I blogged not long ago (and there's also a discussion in my product liability white paper) on Lockheed Litigation Cases, a Court of Appeal decision upholding a California trial judge for performing something that looked a lot like Daubert gate-keeping when it came to renowned junk scientist Daniel Teitlebaum. The case went to the Cal Supreme Court, then disappeared from the books when the majority of the Supremes disqualified themselves.
In a part of the case I didn't discuss, the trial court had held that epidemiology (as relevant here, the study of occurrence or non-occurrence of disease or its absence in persons who are or are not exposed to alleged toxins) was only admissible to prove causation if the "relative risk" exceeded 2.0 -- i.e., when the occurrence of the disease in the exposed persons was at least twice that in the unexposed.

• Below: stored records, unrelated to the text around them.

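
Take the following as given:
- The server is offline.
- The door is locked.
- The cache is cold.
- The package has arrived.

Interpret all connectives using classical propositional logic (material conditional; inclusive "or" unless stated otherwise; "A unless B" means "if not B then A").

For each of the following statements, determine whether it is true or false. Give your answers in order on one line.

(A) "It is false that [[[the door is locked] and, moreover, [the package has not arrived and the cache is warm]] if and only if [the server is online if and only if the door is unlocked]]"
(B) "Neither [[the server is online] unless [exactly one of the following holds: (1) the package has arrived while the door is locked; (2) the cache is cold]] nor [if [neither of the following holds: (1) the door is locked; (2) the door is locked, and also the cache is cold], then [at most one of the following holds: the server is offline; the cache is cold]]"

Let V = "the door is locked" (T), S = "the package has arrived" (T), L = "the cache is warm" (F), N = "the server is online" (F).

(A): In symbols: ¬((V ∧ (¬S ∧ L)) ↔ (N ↔ ¬V))

¬S = ¬T = F
¬S ∧ L = F ∧ F = F
V ∧ (¬S ∧ L) = T ∧ F = F
¬V = ¬T = F
N ↔ ¬V = F ↔ F = T
(V ∧ (¬S ∧ L)) ↔ (N ↔ ¬V) = F ↔ T = F
¬((V ∧ (¬S ∧ L)) ↔ (N ↔ ¬V)) = ¬F = T
Thus (A) is true.

(B): Parsed as (N ∨ ((S ∧ V) ⊕ ¬L)) ↓ ((V ↓ (V ∧ ¬L)) → (¬N ↑ ¬L))

S ∧ V = T ∧ T = T
¬L = ¬F = T
(S ∧ V) ⊕ ¬L = T ⊕ T = F
N ∨ ((S ∧ V) ⊕ ¬L) = F ∨ F = F
¬L = ¬F = T
V ∧ ¬L = T ∧ T = T
V ↓ (V ∧ ¬L) = T ↓ T = F
¬N = ¬F = T
¬L = ¬F = T
¬N ↑ ¬L = T ↑ T = F
(V ↓ (V ∧ ¬L)) → (¬N ↑ ¬L) = F → F = T
(N ∨ ((S ∧ V) ⊕ ¬L)) ↓ ((V ↓ (V ∧ ¬L)) → (¬N ↑ ¬L)) = F ↓ T = F
Thus (B) is false.

(A) True; (B) False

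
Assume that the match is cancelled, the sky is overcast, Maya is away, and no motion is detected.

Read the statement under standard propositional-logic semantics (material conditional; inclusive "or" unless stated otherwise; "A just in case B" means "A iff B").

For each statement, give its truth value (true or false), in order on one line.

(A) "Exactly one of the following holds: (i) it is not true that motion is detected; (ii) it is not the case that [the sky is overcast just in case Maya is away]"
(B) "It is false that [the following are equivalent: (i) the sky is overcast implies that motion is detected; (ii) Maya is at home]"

(A) True; (B) False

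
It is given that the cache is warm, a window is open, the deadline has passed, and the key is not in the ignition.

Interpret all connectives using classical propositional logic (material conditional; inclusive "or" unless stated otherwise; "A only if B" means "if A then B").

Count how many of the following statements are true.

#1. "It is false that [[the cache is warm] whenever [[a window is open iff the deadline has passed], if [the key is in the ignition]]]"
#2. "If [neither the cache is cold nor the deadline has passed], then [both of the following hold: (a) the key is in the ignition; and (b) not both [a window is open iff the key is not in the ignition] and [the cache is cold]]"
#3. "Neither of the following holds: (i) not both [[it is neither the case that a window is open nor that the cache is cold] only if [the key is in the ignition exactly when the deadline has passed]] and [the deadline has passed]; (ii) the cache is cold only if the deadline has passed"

1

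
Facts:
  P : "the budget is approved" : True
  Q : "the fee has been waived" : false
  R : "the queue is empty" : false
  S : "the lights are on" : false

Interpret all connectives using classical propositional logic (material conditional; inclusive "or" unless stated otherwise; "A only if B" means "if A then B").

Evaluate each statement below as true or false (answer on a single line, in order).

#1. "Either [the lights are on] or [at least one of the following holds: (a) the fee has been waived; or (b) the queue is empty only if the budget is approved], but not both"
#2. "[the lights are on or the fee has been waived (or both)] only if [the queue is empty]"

#1: Formalization: S xor (Q | (R -> P))

R -> P = F -> T = T
Q | (R -> P) = F | T = T
S xor (Q | (R -> P)) = F xor T = T
So #1 is true.

#2: This is (S | Q) -> R.

S | Q = F | F = F
(S | Q) -> R = F -> F = T
Thus #2 is true.

#1 True; #2 True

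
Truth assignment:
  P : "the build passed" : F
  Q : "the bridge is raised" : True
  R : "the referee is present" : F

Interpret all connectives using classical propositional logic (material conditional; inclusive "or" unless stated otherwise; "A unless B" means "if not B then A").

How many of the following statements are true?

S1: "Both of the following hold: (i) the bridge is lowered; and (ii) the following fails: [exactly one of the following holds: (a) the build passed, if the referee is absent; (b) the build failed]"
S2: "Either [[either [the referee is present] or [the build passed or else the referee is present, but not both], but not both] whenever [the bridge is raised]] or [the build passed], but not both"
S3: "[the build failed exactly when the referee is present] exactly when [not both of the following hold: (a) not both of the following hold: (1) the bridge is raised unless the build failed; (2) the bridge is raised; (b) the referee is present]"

0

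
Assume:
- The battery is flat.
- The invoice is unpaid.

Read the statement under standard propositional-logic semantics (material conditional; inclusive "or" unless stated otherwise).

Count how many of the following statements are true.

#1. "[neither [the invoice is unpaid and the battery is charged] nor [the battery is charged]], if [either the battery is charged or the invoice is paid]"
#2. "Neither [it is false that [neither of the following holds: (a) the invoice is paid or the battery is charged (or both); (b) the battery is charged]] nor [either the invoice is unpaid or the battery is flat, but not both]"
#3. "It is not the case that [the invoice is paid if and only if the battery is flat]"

Let M = "the battery is charged" (F), P = "the invoice is paid" (F).

#1: Parsed as (M | P) -> ((~P & M) nor M)

M | P = F | F = F
~P = ~F = T
~P & M = T & F = F
(~P & M) nor M = F nor F = T
(M | P) -> ((~P & M) nor M) = F -> T = T
Hence #1 is true.

#2: This is ~((P | M) nor M) nor (~P xor ~M).

P | M = F | F = F
(P | M) nor M = F nor F = T
~((P | M) nor M) = ~T = F
~P = ~F = T
~M = ~F = T
~P xor ~M = T xor T = F
~((P | M) nor M) nor (~P xor ~M) = F nor F = T
Hence #2 is true.

#3: Formalization: ~(P <-> ~M)

~M = ~F = T
P <-> ~M = F <-> T = F
~(P <-> ~M) = ~F = T
Thus #3 is true.

3 of the 3 statements are true.

3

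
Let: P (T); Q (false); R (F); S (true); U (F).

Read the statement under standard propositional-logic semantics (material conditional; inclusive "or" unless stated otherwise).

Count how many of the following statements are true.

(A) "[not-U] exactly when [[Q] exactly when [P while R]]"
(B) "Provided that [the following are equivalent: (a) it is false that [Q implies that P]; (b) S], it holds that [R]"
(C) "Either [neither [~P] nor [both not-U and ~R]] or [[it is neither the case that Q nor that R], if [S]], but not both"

3

(A): This is not U iff (Q iff (P and R)).

not U = not False = True
P and R = True and False = False
Q iff (P and R) = False iff False = True
not U iff (Q iff (P and R)) = True iff True = True
Hence (A) is true.

(B): Formalization: (not (Q -> P) iff S) -> R

Q -> P = False -> True = True
not (Q -> P) = not True = False
not (Q -> P) iff S = False iff True = False
(not (Q -> P) iff S) -> R = False -> False = True
Hence (B) is true.

(C): This is (not P nor (not U and not R)) xor (S -> (Q nor R)).

not P = not True = False
not U = not False = True
not R = not False = True
not U and not R = True and True = True
not P nor (not U and not R) = False nor True = False
Q nor R = False nor False = True
S -> (Q nor R) = True -> True = True
(not P nor (not U and not R)) xor (S -> (Q nor R)) = False xor True = True
Thus (C) is true.

Count: 3.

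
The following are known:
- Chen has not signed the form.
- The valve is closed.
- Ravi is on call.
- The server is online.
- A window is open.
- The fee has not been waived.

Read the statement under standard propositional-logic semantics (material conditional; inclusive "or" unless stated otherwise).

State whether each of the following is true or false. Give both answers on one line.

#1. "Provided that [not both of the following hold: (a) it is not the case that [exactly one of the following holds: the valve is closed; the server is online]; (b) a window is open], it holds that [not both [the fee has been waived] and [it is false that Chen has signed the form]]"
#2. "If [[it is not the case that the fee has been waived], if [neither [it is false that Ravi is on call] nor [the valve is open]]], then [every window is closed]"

#1 T; #2 F

Let H = "the valve is open" (False), S = "the server is online" (True), U = "a window is open" (True), V = "the fee has been waived" (False), P = "Chen has signed the form" (False), G = "Ravi is on call" (True).

#1: Parsed as (not (not H xor S) nand U) -> (V nand not P)

not H = not False = True
not H xor S = True xor True = False
not (not H xor S) = not False = True
not (not H xor S) nand U = True nand True = False
not P = not False = True
V nand not P = False nand True = True
(not (not H xor S) nand U) -> (V nand not P) = False -> True = True
So #1 is true.

#2: Parsed as ((not G nor H) -> not V) -> not U

not G = not True = False
not G nor H = False nor False = True
not V = not False = True
(not G nor H) -> not V = True -> True = True
not U = not True = False
((not G nor H) -> not V) -> not U = True -> False = False
Thus #2 is false.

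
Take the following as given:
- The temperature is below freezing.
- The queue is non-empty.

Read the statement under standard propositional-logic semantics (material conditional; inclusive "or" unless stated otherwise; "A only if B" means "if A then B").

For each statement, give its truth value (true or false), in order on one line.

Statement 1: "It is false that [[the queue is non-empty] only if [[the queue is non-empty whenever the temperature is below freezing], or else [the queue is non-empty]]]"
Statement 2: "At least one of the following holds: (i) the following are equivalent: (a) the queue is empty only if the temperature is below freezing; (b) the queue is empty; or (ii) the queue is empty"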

The Court of Appeal held that was going too far, and that the 2.0 standard was not required.
Monday, Judge Charles Breyer of California's Federal Northern District (and brother of U.S. Supreme Court Justice Breyer) issued a Daubert ruling in the Pfizer Celebrex litigation. The decision followed three days of hearings including examination and cross-examination of proposed expert witnesses.
In dictum (but dictum he's pretty clearly going to follow in the future) Judge Breyer stated that epidemiological evidence cannot be used to prove "specific causation" -- whether the exposure caused the disease in a specific individual -- when the relative risk is less than 2.0. There is an excellent discussion of statistical significance and confidence intervals, with the Judge excluding evidence which epidemiologists and statisticians would hold to be not statistically significant.
There's more on the ruling at the Wall Street Journal Law Blog, Legal Pad, and Drug and Device Law.
This is the sort of process I really wish we had in California -- it gives both sides a fair trial while substantially increasing the likelihood that case outcomes will be based on real science.